In a witty TV ad, an ill-groomed, middle-aged man sits in a recliner, drinking beer. From his mouth, in perfect lip-sync, comes the voice of a mischievous young lady.
“I just had to have it,” she says. “$1,500 for a leather bustier. I didn’t care. It lifts and separates. Plus, it’s not like I’m actually paying for it. Ha ha ha.”
The ad promotes Citibank’s ability to protect customers from identity theft. Now, in an ironic twist, a General Accounting Office (GAO) report released this month reveals bureaucrats in the Veterans Health Administration have been using cards issued by Citibank to charge movie and baseball tickets, children’s clothing, country club outings, expensive meals and even cases of beer to the taxpayers.
Over the past four years, GAO has released several similar reports studying how federal workers use — and sometimes abuse — charge cards in the taxpayer’s name.
But neither Citibank, nor any of the other financial institutions issuing these cards, are at fault. They are innocent contractors doing exactly what the government contracted them to do.
The initial fault lies with Bill Clinton.
In 1989, says GAO testimony presented April 28 to the Senate Governmental Affairs Committee, the government started a “purchase card” program “to streamline federal agency acquisition processes.” Under the program, the government “awarded contracts to banks to provide standard commercial charge cards for use by federal employees.”
But only a readily monitored few received these cards. “Use of the purchase card,” says GAO, “was initially restricted to procurement personnel.”
Then a month before the 1994 midterm election, President Clinton signed the Federal Acquisition Streamlining Act. It authorized low-level federal managers to use government charge cards, and, as Mr. Clinton put it, “decide on purchases of less than $2,500.”

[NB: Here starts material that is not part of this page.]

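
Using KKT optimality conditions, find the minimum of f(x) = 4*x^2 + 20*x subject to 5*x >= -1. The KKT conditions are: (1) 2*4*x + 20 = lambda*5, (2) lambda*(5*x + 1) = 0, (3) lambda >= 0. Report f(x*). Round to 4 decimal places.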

Yet, for Mr. Clinton, even that did not go far enough. Signing the charge-card law, he said: “Today, I am signing an executive order that will go a little beyond the law. It will actually give people who use these products the authority to make small purchases so the managers don’t have to do it either.”

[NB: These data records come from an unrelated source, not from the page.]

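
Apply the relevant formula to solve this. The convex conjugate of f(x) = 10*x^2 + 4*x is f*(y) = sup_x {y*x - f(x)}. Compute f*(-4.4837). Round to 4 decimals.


f*(y) = sup_x {y*x - a*x^2 - b*x} = sup_x {(y-b)*x - a*x^2}
FOC: (y - b) - 2a*x = 0 => x* = (y - b)/(2a)
x* = (-4.4837 - 4)/(2*10) = -0.4242
f*(-4.4837) = (y-b)^2/(4a) = (-4.4837 - 4)^2/(4*10)
= 71.9732/40 = 1.7993


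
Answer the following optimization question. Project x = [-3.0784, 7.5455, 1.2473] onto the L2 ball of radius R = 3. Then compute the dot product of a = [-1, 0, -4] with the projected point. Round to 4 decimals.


Step 1: Compute ||x|| (intermediates to 6 decimals).
||x|| = sqrt((-3.0784)^2 + 7.5455^2 + 1.2473^2) = 8.244202
Step 2: Project.
Since ||x|| > R, scale = R/||x|| = 3/8.244202 = 0.363892, proj(x) = scale * x
proj(x) = [-1.120205, 2.745747, 0.453882]
Step 3: Dot product.
a^T * proj(x) = -1*(-1.120205) + 0*2.745747 - 4*0.453882 = -0.6953


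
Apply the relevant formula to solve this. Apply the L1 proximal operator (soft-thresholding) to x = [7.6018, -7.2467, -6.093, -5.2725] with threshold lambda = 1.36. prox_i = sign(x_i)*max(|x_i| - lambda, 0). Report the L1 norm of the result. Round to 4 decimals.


Soft-thresholding with lambda = 1.36:
prox(7.6018) = sign(7.6018)*max(|7.6018| - 1.36, 0) = 6.2418
prox(-7.2467) = sign(-7.2467)*max(|-7.2467| - 1.36, 0) = -5.8867
prox(-6.093) = sign(-6.093)*max(|-6.093| - 1.36, 0) = -4.733
prox(-5.2725) = sign(-5.2725)*max(|-5.2725| - 1.36, 0) = -3.9125
prox(x) = [6.2418, -5.8867, -4.733, -3.9125]
||prox(x)||_1 = 6.2418 + 5.8867 + 4.733 + 3.9125 = 20.774


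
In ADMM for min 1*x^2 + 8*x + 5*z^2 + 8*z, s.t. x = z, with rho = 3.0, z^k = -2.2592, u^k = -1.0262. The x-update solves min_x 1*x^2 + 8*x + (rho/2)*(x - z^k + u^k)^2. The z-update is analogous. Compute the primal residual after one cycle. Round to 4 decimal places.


ADMM iteration with rho = 3.0, z^k = -2.2592, u^k = -1.0262
Step 1: x-update.
Minimize 1*x^2 + 8*x + (3.0/2)*(x + 2.2592 - 1.0262)^2
FOC: (2*1 + 3.0)*x = -8 + 3.0*(-2.2592 + 1.0262)
x^{k+1} = -2.3398
Step 2: z-update.
Minimize 5*z^2 + 8*z + (3.0/2)*(-2.3398 - z - 1.0262)^2
FOC: (2*5 + 3.0)*z = -8 + 3.0*(-2.3398 - 1.0262)
z^{k+1} = -1.3922
Step 3: u-update.
u^{k+1} = -1.0262 - 2.3398 + 1.3922 = -1.9738
Step 4: Primal residual = |-2.3398 + 1.3922| = 0.9476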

Clinton advisers admitted a political motivation for the new policy. “White House officials said their polling shows that Americans believe government in Washington does not work, and Clinton yesterday sounded the theme,” said The Washington Post’s article about the signing. “Cleaning up the mess in Washington is something that runs through every voter interview,” said a Clinton official. “This is a way to do it, a way we can promote and one where we can make a strong ‘New Democrat’ case that what we want is not more government but government that works.”

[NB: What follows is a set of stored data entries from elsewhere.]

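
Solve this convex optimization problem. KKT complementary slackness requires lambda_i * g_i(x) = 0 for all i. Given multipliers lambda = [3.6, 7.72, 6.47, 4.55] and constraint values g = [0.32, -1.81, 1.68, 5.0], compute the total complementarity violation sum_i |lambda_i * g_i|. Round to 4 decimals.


KKT complementary slackness check:
lambda_1 * g_1 = 3.6 * 0.32 = 1.152
lambda_2 * g_2 = 7.72 * -1.81 = -13.9732
lambda_3 * g_3 = 6.47 * 1.68 = 10.8696
lambda_4 * g_4 = 4.55 * 5.0 = 22.75
Total violation = 1.152 + 13.9732 + 10.8696 + 22.75 = 48.7448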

“We changed the way government buys things to make it more competitive so you won’t have to read about a system that produces those $500 hammers and $50 ashtrays any more,” Mr. Clinton was soon bragging in a stump speech.
He was wrong, of course. Giving credit cards to bureaucrats did not save money.
In 1994, says GAO, federal charge-card expenditures were $1 billion. By 2000, 500,000 federal workers carried the card, using it to spend $12 billion. By 2003, card carriers dropped to 325,000, but spending jumped to $16.4 billion.
That is almost twice as much as government spent that year on the Legislative Branch ($3.4 billion) and Judiciary Branch ($5.1 billion) combined.
When Mr. Clinton signed the charge-card law, he said it would let federal workers “shop for the best deal without being bogged down in any bureaucracy.” But GAO found the opposite is often true: “Dun and Bradstreet’s analysis of fiscal year 2002 Interior transactions, conducted on our behalf, illustrates that cardholders frequently paid more than necessary.”
Certainly, many bureaucrats would never abuse their card privileges. But some cannot resist the temptation. “A weak overall control environment and substantial breakdowns in internal control left agencies vulnerable to fraudulent, improper and abusive charges,” said GAO April 28.
At VHA, GAO said this month, it “tested only a small portion of the transactions that appeared to have a higher risk of fraud, waste or abuse” and found $300,000 in wasteful or questionable charges. Among the discoveries: $500 to Hollywood Beach Country Club, $788 to Gap Kids, $1,705 to the Baltimore Orioles, $2,081 to the Brass Elephant restaurant, $30,000 for movie gift certificates and $38 for three cases of beer “where the cardholder said the purchase was made at the request of a VA pharmacy for a patient.” What a fitting legacy for Bill Clinton and his reinvention of government.
But Mr. Clinton has been gone from office four years now. Isn’t it time Republicans closed the charge accounts he opened in the taxpayer’s name?
Terence P. Jeffrey is the editor of Human Events and a nationally syndicated columnist.